(466e) Power Dissipation and Power Numbers for a Retreat-Blade Impeller in Pharmaceutical Mixing Tanks and Reactors Using an Experimentally Validated Computational Approach

Bindas, A. J. - Presenter, New Jersey Institute of Technology
Armenante, P. M., New Jersey Institute of Technology
Sirasitthichoke, C., New Jersey Institute of Technology
Mixing in stirred vessels is a very common operation in many pharmaceutical processes. Glass-lined tanks and reactors are especially commonly used in the in pharmaceutical industry for the synthesis of Active Pharmaceutical Ingredients (APIs) because of their corrosion resistance, cleanability, and reduced contamination levels. In such cases, a retreat-blade impeller with a low impeller clearance off the tank bottom is commonly used in and the reactors are cylindrical and provided with a torispherical vessel bottom and equipped with a single baffle and a retreat-blade impeller (RBI).
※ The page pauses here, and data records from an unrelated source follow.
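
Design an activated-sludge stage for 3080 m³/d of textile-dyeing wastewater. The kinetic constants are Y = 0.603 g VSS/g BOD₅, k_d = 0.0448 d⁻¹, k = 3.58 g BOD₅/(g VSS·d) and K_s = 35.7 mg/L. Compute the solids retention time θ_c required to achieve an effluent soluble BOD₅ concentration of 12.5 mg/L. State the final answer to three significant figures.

θ_c ≈ 1.94 d

At the target effluent, Y k S/(K_s+S) = 0.603×3.58×12.5/48.20 = 0.5598 d⁻¹.
1/θ_c = 0.5598 − 0.0448 = 0.5150 d⁻¹, so θ_c = 1.942 d.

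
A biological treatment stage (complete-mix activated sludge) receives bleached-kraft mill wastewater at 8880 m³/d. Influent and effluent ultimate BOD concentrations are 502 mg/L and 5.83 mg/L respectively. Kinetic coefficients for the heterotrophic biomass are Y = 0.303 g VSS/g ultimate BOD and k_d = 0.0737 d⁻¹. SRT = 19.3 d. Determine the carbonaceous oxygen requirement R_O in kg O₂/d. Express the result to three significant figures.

Y_obs = Y / (1 + k_d θ_c) = 0.303 / (1 + 0.0737 × 19.3) = 0.303 / 2.422 = 0.1251.
ΔS = 502 − 5.83 = 496.2 mg/L, so the substrate removal rate is 8880 × 496.2/1000 = 4406 kg ultimate BOD/d.
Biomass synthesised: P_X = Y_obs × 4406 = 551.1 kg VSS/d.
Carbonaceous O₂ demand = substrate oxidised − cell-mass equivalent = 4406 − 1.42 × 551.1 = 3623 kg O₂/d.

R_O ≈ 3620 kg O₂/d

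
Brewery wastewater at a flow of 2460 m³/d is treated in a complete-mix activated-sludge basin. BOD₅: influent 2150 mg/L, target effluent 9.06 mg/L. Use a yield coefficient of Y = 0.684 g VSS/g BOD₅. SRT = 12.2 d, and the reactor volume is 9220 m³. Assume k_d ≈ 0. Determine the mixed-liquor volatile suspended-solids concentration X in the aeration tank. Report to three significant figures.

X ≈ 4770 mg/L

From V·X = Y·Q·(S₀ − S)·θ_c (decay neglected): X = 0.684 × 2460 × (2150 − 9.06) × 12.2 / 9220 = 4767 mg/L.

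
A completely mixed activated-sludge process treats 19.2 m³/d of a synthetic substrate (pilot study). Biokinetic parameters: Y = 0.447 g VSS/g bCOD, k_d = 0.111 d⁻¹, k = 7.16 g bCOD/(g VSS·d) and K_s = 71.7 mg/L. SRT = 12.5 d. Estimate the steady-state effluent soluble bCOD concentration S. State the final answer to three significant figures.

From the Monod/SRT balance for a CMAS, S = K_s·(1+k_d θ_c)/[θ_c·(Y k − k_d) − 1] = 71.7 × (1 + 0.111 × 12.5) / [12.5 × (0.447 × 7.16 − 0.111) − 1] = 171.2 / 37.62 = 4.550 mg/L.

S ≈ 4.55 mg/L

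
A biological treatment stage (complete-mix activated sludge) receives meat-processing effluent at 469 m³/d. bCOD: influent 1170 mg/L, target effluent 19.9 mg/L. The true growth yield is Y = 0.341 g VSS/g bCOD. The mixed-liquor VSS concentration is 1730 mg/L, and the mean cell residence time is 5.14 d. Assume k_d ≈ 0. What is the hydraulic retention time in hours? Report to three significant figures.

τ ≈ 28.0 h

Biomass mass balance (decay neglected): V·X = Y·Q·(S₀ − S)·θ_c, so V = 0.341 × 469 × (1170 − 19.9) × 5.14 / 1730 = 546.5 m³.
Hydraulic retention time τ = V/Q = 546.5 / 469 = 1.165 d = 27.97 h.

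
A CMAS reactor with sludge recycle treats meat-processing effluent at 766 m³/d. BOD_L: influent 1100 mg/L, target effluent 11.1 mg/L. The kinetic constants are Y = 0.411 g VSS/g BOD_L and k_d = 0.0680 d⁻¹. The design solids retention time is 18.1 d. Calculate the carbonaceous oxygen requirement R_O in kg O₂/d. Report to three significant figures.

R_O ≈ 616 kg O₂/d

The observed yield is Y_obs = Y/(1 + k_d·θ_c) = 0.411 / (1 + 0.0680 × 18.1) = 0.411 / 2.231 = 0.1842 g VSS per g BOD_L removed.
Substrate removed = Q·(S₀ − S) = 766 m³/d × (1100 − 11.1) g/m³ = 8.34×10^5 g/d = 834.1 kg/d.
Biomass synthesised: P_X = Y_obs × 834.1 = 153.7 kg VSS/d.
R_O = Q·ΔS − 1.42 P_X = 834.1 − 218.2 = 615.9 kg O₂/d.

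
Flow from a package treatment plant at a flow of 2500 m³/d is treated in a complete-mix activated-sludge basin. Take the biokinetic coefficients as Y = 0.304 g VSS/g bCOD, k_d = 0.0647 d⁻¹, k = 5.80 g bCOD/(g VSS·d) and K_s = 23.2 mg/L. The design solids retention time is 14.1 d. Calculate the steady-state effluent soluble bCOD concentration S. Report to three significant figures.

For a completely mixed reactor with recycle the Lawrence–McCarty relation gives S = K_s·(1 + k_d·θ_c) / [θ_c·(Y·k − k_d) − 1] = 23.2 × (1 + 0.0647 × 14.1) / [14.1 × (0.304 × 5.80 − 0.0647) − 1] = 44.36 / 22.95 = 1.933 mg/L.

S ≈ 1.93 mg/L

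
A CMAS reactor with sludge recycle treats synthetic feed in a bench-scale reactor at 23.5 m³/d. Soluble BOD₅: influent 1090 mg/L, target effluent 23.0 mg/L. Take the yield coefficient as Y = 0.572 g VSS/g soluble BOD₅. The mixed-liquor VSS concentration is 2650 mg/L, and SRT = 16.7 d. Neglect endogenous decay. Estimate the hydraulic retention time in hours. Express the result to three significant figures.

τ ≈ 92.3 h

V·X = Y·Q·ΔS·θ_c gives V = 0.572 × 23.5 × (1090 − 23.0) × 16.7 / 2650 = 90.39 m³.
Hydraulic retention time τ = V/Q = 90.39 / 23.5 = 3.846 d = 92.31 h.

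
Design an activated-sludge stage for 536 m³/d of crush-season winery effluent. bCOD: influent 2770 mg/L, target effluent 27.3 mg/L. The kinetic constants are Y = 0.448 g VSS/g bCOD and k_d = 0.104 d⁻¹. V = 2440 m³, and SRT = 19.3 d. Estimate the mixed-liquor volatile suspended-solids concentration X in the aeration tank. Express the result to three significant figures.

X = Y·Q·ΔS·θ_c / [V·(1 + k_d θ_c)] = 0.448 × 536 × (2770 − 27.3) × 19.3 / [2440 × (1 + 0.104 × 19.3)] = 1732 mg/L.

X ≈ 1730 mg/L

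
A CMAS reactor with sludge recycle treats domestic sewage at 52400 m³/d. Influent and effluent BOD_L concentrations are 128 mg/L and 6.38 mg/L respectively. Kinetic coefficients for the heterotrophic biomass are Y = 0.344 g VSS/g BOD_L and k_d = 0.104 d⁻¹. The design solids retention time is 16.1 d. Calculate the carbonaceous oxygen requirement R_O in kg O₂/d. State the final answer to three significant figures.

Correct the yield for decay: Y_obs = Y/(1 + k_d θ_c) = 0.344 / (1 + 0.104 × 16.1) = 0.344 / 2.674 = 0.1286.
Substrate removed = Q·(S₀ − S) = 52400 m³/d × (128 − 6.38) g/m³ = 6.37×10^6 g/d = 6373 kg/d.
Biomass synthesised: P_X = Y_obs × 6373 = 819.7 kg VSS/d.
R_O = Q·ΔS − 1.42 P_X = 6373 − 1164 = 5209 kg O₂/d.

R_O ≈ 5210 kg O₂/d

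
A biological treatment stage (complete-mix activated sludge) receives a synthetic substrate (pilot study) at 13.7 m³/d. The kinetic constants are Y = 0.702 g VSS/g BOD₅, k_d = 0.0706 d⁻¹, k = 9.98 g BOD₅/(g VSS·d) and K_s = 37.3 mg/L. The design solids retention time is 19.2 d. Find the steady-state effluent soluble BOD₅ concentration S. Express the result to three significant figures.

S ≈ 0.665 mg/L

For a completely mixed reactor with recycle the Lawrence–McCarty relation gives S = K_s·(1 + k_d·θ_c) / [θ_c·(Y·k − k_d) − 1] = 37.3 × (1 + 0.0706 × 19.2) / [19.2 × (0.702 × 9.98 − 0.0706) − 1] = 87.86 / 132.2 = 0.6648 mg/L.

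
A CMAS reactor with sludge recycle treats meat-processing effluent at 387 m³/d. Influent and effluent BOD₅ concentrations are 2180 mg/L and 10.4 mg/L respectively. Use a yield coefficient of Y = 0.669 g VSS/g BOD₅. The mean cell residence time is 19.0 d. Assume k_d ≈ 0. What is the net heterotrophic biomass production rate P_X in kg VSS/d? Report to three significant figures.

P_X ≈ 562 kg VSS/d

With endogenous decay neglected, the observed yield equals the true yield: Y_obs = Y = 0.669 g VSS/g BOD₅.
Substrate removed = Q·(S₀ − S) = 387 m³/d × (2180 − 10.4) g/m³ = 8.4×10^5 g/d = 839.6 kg/d.
Biomass produced: P_X = Y_obs·Q·ΔS = 0.6690 × 839.6 ≈ 561.7 kg VSS/d.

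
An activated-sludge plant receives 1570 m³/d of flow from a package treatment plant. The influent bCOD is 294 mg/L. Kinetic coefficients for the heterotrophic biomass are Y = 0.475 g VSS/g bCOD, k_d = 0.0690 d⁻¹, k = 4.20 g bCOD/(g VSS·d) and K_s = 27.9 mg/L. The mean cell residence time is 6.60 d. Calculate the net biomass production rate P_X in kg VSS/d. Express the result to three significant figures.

From the Monod/SRT balance for a CMAS, S = K_s·(1+k_d θ_c)/[θ_c·(Y k − k_d) − 1] = 27.9 × (1 + 0.0690 × 6.60) / [6.60 × (0.475 × 4.20 − 0.0690) − 1] = 40.61 / 11.71 = 3.467 mg/L.
Correct the yield for decay: Y_obs = Y/(1 + k_d θ_c) = 0.475 / (1 + 0.0690 × 6.60) = 0.475 / 1.455 = 0.3264.
Substrate removed = Q·(S₀ − S) = 1570 m³/d × (294 − 3.47) g/m³ = 4.56×10^5 g/d = 456.1 kg/d.
Net biomass production P_X = Y_obs × Q·(S₀ − S) = 0.3264 × 456.1 = 148.9 kg VSS/d.

P_X ≈ 149 kg VSS/d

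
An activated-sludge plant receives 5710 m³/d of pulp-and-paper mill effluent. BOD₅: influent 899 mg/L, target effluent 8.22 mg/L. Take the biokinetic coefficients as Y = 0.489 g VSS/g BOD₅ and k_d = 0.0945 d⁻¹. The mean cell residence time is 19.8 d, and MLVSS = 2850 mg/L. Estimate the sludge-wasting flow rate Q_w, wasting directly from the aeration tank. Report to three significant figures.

Steady-state biomass mass balance: V·X·(1 + k_d·θ_c) = Y·Q·(S₀ − S)·θ_c, so V = 0.489 × 5710 × (899 − 8.22) × 19.8 / [2850 × (1 + 0.0945 × 19.8)] = 4.92×10^7 / 8183 = 6018 m³.
With mixed-liquor wasting, θ_c = V/Q_w, so Q_w = V/θ_c = 6018/19.8 = 304.0 m³/d.

Q_w ≈ 304 m³/d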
The power, P, dissipated by the impeller is critical to any mixing process since mechanical energy dissipation is needed to homogenize the vessel content, disperse immiscible phases, suspend solids, increase mass transfer, and, in general, produce the desired mixing level. P depends not only on the type of impeller used, agitation speed, and physical properties of fluid but also on the geometry of the system, including the location of the impeller in the mixing vessel. Despite their common use, little information is available on the hydrodynamics of RBI’s is such systems and their mixing performance, including their power dissipation. In this work the power, P, dissipated by a RBI, and the non-dimensional Power Number, Po, in different fluids were obtained both computationally via Computational Fluid Dynamics (CFD) and experimentally, using a strain-gage based torque measuring device, for different Reynold’s Number values in a 61-Liter, scaled-down version of a typical glass-lined reactor for the synthesis of pharmaceutical APIs. Additionally, P and Po were obtained for a fully baffled system (four rectangular baffles) and for an unbaffled system. P and Po were obtained for a very large range of the Reynolds Number, Re (1<Re<1,000,000). Po was found to vary significantly with baffling type and Re. Excellent agreement was obtained between the CFD-predicted and the experimentally obtained values for Po. Correlation equations relating Po with Re using baffling type as the parameter were additionally obtained. These equations can be used by industrial practitioners to obtain Po and hence P for their system and thus help quantify and optimize pharmaceutical mixing processes typically involving the synthesis of APIs in this type of reactors.